Oktay EROL
Odaların, kurumların, politik isimlerin medyaya gönderdiği bültenler “suya yazılan” cinsten değildir! Burada, üç/ beş yıl önce yazılanlara bile aradığınızda kolayca ulaşabilirsiniz! Unutulduğunu sandığınız birçok konuşmanız/ açıklamanız mutlaka bir “internet” ortamında karşınıza çıkar! “Bugün ne dedi, o gün ne demişti” sorusunun yanıtını bulmak da o nedenle pek zor değil! Şimdi gözünüzün içine baka baka, birkaç yıl önceki uyarılarınızı “dinleme gereği” duymayanlar, bugün sanki geçmişte umursamaz takınan tavrının unutulduğunu sanabilir! Bu olguyu “aldatıldık” diyerek aşamazsınız!

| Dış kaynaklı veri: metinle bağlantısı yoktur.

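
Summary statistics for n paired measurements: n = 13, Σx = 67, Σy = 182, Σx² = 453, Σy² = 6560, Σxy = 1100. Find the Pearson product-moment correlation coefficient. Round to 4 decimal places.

Numerator: nΣxy − (Σx)(Σy) = 13·1100 − (67)(182) = 2106
Denominator: √[(nΣx²−(Σx)²)(nΣy²−(Σy)²)]
  nΣx²−(Σx)² = 13·453 − 4489 = 1400;  nΣy²−(Σy)² = 13·6560 − 33124 = 52156
  √(1400·52156) = √73018400 = 8545.0805
r = 2106 / 8545.0805 = 0.2465

0.2465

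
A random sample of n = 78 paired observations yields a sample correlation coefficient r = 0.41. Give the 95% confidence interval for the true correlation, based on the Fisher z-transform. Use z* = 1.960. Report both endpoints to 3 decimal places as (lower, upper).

(0.206, 0.580)

Fisher z: z_r = atanh(r) = ½·ln((1+0.41)/(1−0.41)) = 0.435611
SE(z) = 1/√(n−3) = 1/√75 = 0.115470
95% ⇒ z* = 1.960; margin = 1.960·0.115470 = 0.226321
CI on z-scale: (0.209290, 0.661932)
Back-transform: tanh(0.209290) = 0.206287, tanh(0.661932) = 0.579648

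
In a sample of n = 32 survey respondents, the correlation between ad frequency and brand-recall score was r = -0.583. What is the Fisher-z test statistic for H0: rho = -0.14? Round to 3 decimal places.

-2.833

z_r = atanh(-0.583) = -0.666995,  z_0 = atanh(-0.14) = -0.140926
SE = 1/√(n−3) = 1/√29 = 0.185695
z = (z_r − z_0)/SE = (-0.666995 − (-0.140926)) / 0.185695 = -0.526069 / 0.185695 = -2.833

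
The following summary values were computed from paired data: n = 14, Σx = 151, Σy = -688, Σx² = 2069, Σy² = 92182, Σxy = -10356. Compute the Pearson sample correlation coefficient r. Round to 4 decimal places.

-0.5790

S_xy = nΣxy − ΣxΣy = 14·(-10356) − 151·(-688) = -144984 − (-103888) = -41096
S_xx = nΣx² − (Σx)² = 14·2069 − 151² = 28966 − 22801 = 6165
S_yy = nΣy² − (Σy)² = 14·92182 − (-688)² = 1290548 − 473344 = 817204
r = S_xy / √(S_xx·S_yy) = -41096 / √(6165·817204) = -41096 / √5038062660 = -41096 / 70979.3115 = -0.5790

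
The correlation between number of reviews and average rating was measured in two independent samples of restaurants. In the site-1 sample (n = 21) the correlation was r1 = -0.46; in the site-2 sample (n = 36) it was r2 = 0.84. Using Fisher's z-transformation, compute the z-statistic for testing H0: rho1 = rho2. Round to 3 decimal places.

z1 = atanh(-0.46) = -0.497311,  z2 = atanh(0.84) = 1.221174
SE = √(1/(n1−3) + 1/(n2−3)) = √(1/18 + 1/33) = √(0.0555556 + 0.0303030) = √0.0858586 = 0.293016
z = (z1 − z2)/SE = (-0.497311 − 1.221174) / 0.293016 = -1.718485 / 0.293016 = -5.865

-5.865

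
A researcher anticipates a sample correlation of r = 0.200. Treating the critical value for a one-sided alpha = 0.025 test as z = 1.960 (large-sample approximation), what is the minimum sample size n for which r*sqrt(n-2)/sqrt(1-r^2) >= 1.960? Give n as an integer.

r√(n−2)/√(1−r²) ≥ 1.960  ⇔  n−2 ≥ (1.960)²·(1−r²)/r²
(1−r²)/r² = (1−0.040000)/0.040000 = 24.0000
n ≥ 2 + 3.8416·24.0000 = 2 + 92.1984 = 94.1984
⌈94.1984⌉ = 95

95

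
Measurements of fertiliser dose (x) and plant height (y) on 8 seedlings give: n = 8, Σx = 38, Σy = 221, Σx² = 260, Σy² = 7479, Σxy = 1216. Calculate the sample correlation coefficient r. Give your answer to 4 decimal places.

S_xy = nΣxy − ΣxΣy = 8·1216 − 38·221 = 9728 − 8398 = 1330
S_xx = nΣx² − (Σx)² = 8·260 − 38² = 2080 − 1444 = 636
S_yy = nΣy² − (Σy)² = 8·7479 − 221² = 59832 − 48841 = 10991
r = S_xy / √(S_xx·S_yy) = 1330 / √(636·10991) = 1330 / √6990276 = 1330 / 2643.9130 = 0.5030

0.5030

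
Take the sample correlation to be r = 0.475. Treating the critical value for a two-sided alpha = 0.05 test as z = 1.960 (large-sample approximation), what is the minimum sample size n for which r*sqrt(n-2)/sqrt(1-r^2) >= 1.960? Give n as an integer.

16

r√(n−2)/√(1−r²) ≥ 1.960  ⇔  n−2 ≥ (1.960)²·(1−r²)/r²
(1−r²)/r² = (1−0.225625)/0.225625 = 3.4321
n ≥ 2 + 3.8416·3.4321 = 2 + 13.1848 = 15.1848
⌈15.1848⌉ = 16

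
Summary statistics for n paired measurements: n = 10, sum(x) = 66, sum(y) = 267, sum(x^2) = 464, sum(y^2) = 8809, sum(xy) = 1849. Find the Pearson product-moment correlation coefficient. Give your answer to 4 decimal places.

Numerator: nΣxy − (Σx)(Σy) = 10·1849 − (66)(267) = 868
Denominator: √[(nΣx²−(Σx)²)(nΣy²−(Σy)²)]
  nΣx²−(Σx)² = 10·464 − 4356 = 284;  nΣy²−(Σy)² = 10·8809 − 71289 = 16801
  √(284·16801) = √4771484 = 2184.3727
r = 868 / 2184.3727 = 0.3974

0.3974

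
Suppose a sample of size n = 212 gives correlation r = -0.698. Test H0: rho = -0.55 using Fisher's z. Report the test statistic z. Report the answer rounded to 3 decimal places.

-3.542

Fisher z: atanh(-0.698) = -0.863390, atanh(-0.55) = -0.618381
z = (z_r − z_0)·√(n−3) = (-0.863390 − (-0.618381))·√209 = -0.245009 · 14.456832 = -3.542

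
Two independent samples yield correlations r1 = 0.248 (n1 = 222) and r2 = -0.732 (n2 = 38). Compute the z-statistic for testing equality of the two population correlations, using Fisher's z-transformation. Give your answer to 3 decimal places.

Fisher z-transforms: z1 = atanh(0.248) = 0.253281, z2 = atanh(-0.732) = -0.933023; difference d = 1.186304
Var(d) = 1/219 + 1/35 = 0.0045662 + 0.0285714 = 0.0331376
z = d/√Var(d) = 1.186304 / √0.0331376 = 1.186304 / 0.182037 = 6.517

6.517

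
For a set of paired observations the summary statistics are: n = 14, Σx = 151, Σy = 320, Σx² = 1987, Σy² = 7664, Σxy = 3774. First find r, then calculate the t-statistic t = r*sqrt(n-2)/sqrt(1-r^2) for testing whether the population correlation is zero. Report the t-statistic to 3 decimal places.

7.662

Numerator: nΣxy − (Σx)(Σy) = 14·3774 − (151)(320) = 4516
Denominator: √[(nΣx²−(Σx)²)(nΣy²−(Σy)²)]
  nΣx²−(Σx)² = 14·1987 − 22801 = 5017;  nΣy²−(Σy)² = 14·7664 − 102400 = 4896
  √(5017·4896) = √24563232 = 4956.1307
r = 4516 / 4956.1307 = 0.9112
t = r·√(n−2)/√(1−r²) = 0.9112·√12 / √(1−0.830285) = 3.156489 / 0.411965 = 7.662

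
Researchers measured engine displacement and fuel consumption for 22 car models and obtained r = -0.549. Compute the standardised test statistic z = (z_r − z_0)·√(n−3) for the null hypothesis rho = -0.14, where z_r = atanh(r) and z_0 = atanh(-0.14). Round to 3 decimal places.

-2.075

Fisher z: atanh(-0.549) = -0.616949, atanh(-0.14) = -0.140926
z = (z_r − z_0)·√(n−3) = (-0.616949 − (-0.140926))·√19 = -0.476023 · 4.358899 = -2.075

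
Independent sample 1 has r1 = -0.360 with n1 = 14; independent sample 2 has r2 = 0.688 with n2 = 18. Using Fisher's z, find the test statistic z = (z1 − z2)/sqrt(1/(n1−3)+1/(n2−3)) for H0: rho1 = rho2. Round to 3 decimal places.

z1 = atanh(-0.360) = -0.376886,  z2 = atanh(0.688) = 0.844148
SE = √(1/(n1−3) + 1/(n2−3)) = √(1/11 + 1/15) = √(0.0909091 + 0.0666667) = √0.1575758 = 0.396958
z = (z1 − z2)/SE = (-0.376886 − 0.844148) / 0.396958 = -1.221034 / 0.396958 = -3.076

-3.076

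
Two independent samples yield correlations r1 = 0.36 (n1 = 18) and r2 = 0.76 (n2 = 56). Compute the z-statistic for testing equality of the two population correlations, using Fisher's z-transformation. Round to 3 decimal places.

z1 = atanh(0.36) = 0.376886,  z2 = atanh(0.76) = 0.996215
SE = √(1/(n1−3) + 1/(n2−3)) = √(1/15 + 1/53) = √(0.0666667 + 0.0188679) = √0.0855346 = 0.292463
z = (z1 − z2)/SE = (0.376886 − 0.996215) / 0.292463 = -0.619329 / 0.292463 = -2.118

-2.118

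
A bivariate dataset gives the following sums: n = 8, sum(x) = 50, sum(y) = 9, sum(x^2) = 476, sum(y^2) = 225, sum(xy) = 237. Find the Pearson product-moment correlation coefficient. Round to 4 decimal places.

0.9643

S_xy = nΣxy − ΣxΣy = 8·237 − 50·9 = 1896 − 450 = 1446
S_xx = nΣx² − (Σx)² = 8·476 − 50² = 3808 − 2500 = 1308
S_yy = nΣy² − (Σy)² = 8·225 − 9² = 1800 − 81 = 1719
r = S_xy / √(S_xx·S_yy) = 1446 / √(1308·1719) = 1446 / √2248452 = 1446 / 1499.4839 = 0.9643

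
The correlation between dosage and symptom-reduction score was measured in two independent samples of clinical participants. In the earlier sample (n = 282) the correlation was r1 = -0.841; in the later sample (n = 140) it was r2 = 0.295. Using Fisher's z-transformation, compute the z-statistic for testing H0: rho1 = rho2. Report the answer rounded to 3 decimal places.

-14.653

z1 = atanh(-0.841) = -1.224580,  z2 = atanh(0.295) = 0.304034
SE = √(1/(n1−3) + 1/(n2−3)) = √(1/279 + 1/137) = √(0.0035842 + 0.0072993) = √0.0108835 = 0.104324
z = (z1 − z2)/SE = (-1.224580 − 0.304034) / 0.104324 = -1.528614 / 0.104324 = -14.653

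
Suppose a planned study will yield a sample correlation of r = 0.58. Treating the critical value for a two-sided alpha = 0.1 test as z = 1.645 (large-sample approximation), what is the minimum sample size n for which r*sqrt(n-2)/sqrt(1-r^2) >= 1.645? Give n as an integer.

8

Need r·√(n−2)/√(1−r²) ≥ 1.645
√(n−2) ≥ 1.645·√(1−0.3364) / 0.58 = 1.645·0.814616 / 0.58 = 2.3104
n−2 ≥ 5.3379  ⇒  n ≥ 7.3379
Smallest integer n = 8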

“İklim değişikliği, küresel ısınma” denilen konu, uzun yıllardan bu yana konuşulur; bilmeyen yoktur! Bunun için tarımda “bilimsel sulama” yöntemine geçilmesinin zorunluluğunu birçok katıldığım platformda duydum! Barajlar yapılır, sulanacak arazilerin kıyısına dek kanaletler döşenir, verilen suyun yarısından çoğu yitip gider, bu sulama yöntemiyle alanda bozulmalar yaşanır, ancak üzerinde bilimsel araştırmalar yapan akademisyenlerin “suyu savurganca harcamayın, toprağı da çoraklaşatırıyorsunuz” önerisi benimsenmez!
***
Ticaret Borsası (ATB) Başkanı Şahin Bilgiç, iklim değişikliği ile küresel ısınmanın olumsuzluklarına değinerek “İklim değişikliği ve küresel ısınmanın olumsuzluklarını her geçen gün artarak yaşıyoruz. Bundan kaçmak mümkün değil. O zaman ne yapılması lazımsa onu yapmak için gayret edecek, çözüm yollarını birlikte arayıp bulacağız. Tarımsal üretimde bilhassa bu yıl yaşanan sıkıntılar bu şekilde devam ederse; üretimden vazgeçen çok fazla üretici görürüz” diyor.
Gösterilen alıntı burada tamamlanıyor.